What's new in crwlr / crawler v0.2 and v0.3
There are already two new 0.x versions of the crawler package. Here a quick summary of what's new in versions 0.2 and 0.3.
v0.2.0
uniqueOutputs() Step Method
Sometimes you'll have data sources containing the same items
multiple times, but you don't want to have duplicates in your
results. By calling uniqueOutputs()
on any step you can now
very easily prevent getting duplicate outputs even though the
steps are still generator functions.
$crawler = new MyCrawler();
$crawler
->input('https://example.com/listing')
->addStep(Http::get())
->addStep(
Html::getLinks('.item a')
->uniqueOutputs()
);
// Run crawler and process results
When the output of a step is an array or even an object, you can also define a key on that array/object that can be used to check for uniqueness.

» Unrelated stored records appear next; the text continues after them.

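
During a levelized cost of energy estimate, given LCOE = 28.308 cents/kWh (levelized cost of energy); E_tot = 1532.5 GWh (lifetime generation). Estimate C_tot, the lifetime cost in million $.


C_tot = LCOE / 100 * E_tot
C_tot = 28.308 / 100 * 1532.5
C_tot = 433.82 million $


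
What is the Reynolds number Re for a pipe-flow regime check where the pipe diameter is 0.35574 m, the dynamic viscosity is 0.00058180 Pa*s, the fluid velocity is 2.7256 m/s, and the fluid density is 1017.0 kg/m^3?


Re = rho * vel * D / mu
Re = 1017.0 * 2.7256 * 0.35574 / 0.00058180
Re = 1.6949e+06


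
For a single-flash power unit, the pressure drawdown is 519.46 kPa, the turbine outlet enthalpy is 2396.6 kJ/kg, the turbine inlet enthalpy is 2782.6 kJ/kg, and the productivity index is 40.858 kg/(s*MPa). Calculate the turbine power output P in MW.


Step 1: mdot = PI * dP / 1000 = 40.858 * 519.46 / 1000 = 21.22410 kg/s
Step 2: P = mdot*(h_in - h_out)/1000 = 21.22410*(2782.6 - 2396.6)/1000 = 8.1925 MW
P = 8.1925 MW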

$crawler = new MyCrawler();
$crawler
->input('https://example.com/listing')
->addStep(Http::get())
->addStep(
Html::each('.item')
->extract([
'title' => 'h3',
'price' => '.productPrice',
'description' => '.text'
])
->uniqueOutputs('title')
);
// Run crawler and process results
This can improve performance because otherwise it will create simple string keys for any array/object by serializing and hashing it, to check for uniqueness.

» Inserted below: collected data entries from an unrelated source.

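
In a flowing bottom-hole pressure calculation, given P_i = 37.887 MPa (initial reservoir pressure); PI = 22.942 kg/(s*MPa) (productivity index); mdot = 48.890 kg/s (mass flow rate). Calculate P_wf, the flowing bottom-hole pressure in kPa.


P_wf = P_i - mdot / PI
P_wf = 37.887 - 48.890 / 22.942
P_wf = 35.75597 MPa
Convert: 35.75597 MPa * 1000.0 = 35756 kPa
P_wf = 35756 kPa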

This is also the secret how it's done with Generator functions: the step internally remembers the keys it's already yielded. This memory is reset when the crawler run is finished.
runAndTraverse() on the Crawler
As a result of using generators, you need to iterate the
results, the run()
method returns, otherwise nothing will
happen when calling that method.
But often you won't actually need to do anything with the
results, where you're calling the crawler, because you've
set a store to store the
results or maybe the crawler even just needs to call some urls,
but you don't need any results.
So, to avoid having loops with empty body, or using PHP's
iterator_to_array,
or things like that, you can now use runAndTraverse()
:
$myCrawler->runAndTraverse();
v0.3.0
Monitoring memory usage
The library is built to be as memory efficient as possible, but as crawlers typically are programs dealing with vast amounts of data, you can still potentially hit memory limits. When that happens, but you're not really sure why, you can now tell the crawler to log messages about its current memory usage after every step invocation, to maybe get a hint what's causing it:
$crawler->monitorMemoryUsage();
Or if it should only log messages once the memory usage exceeds X bytes:
$crawler->monitorMemoryUsage(1000000000);
So it won't pollute your logs while it's not really necessary.
Fixes
Both new versions also contain a fixes/improvements, especially v0.3 fixes how generators are used internally to be as memory efficient as possible.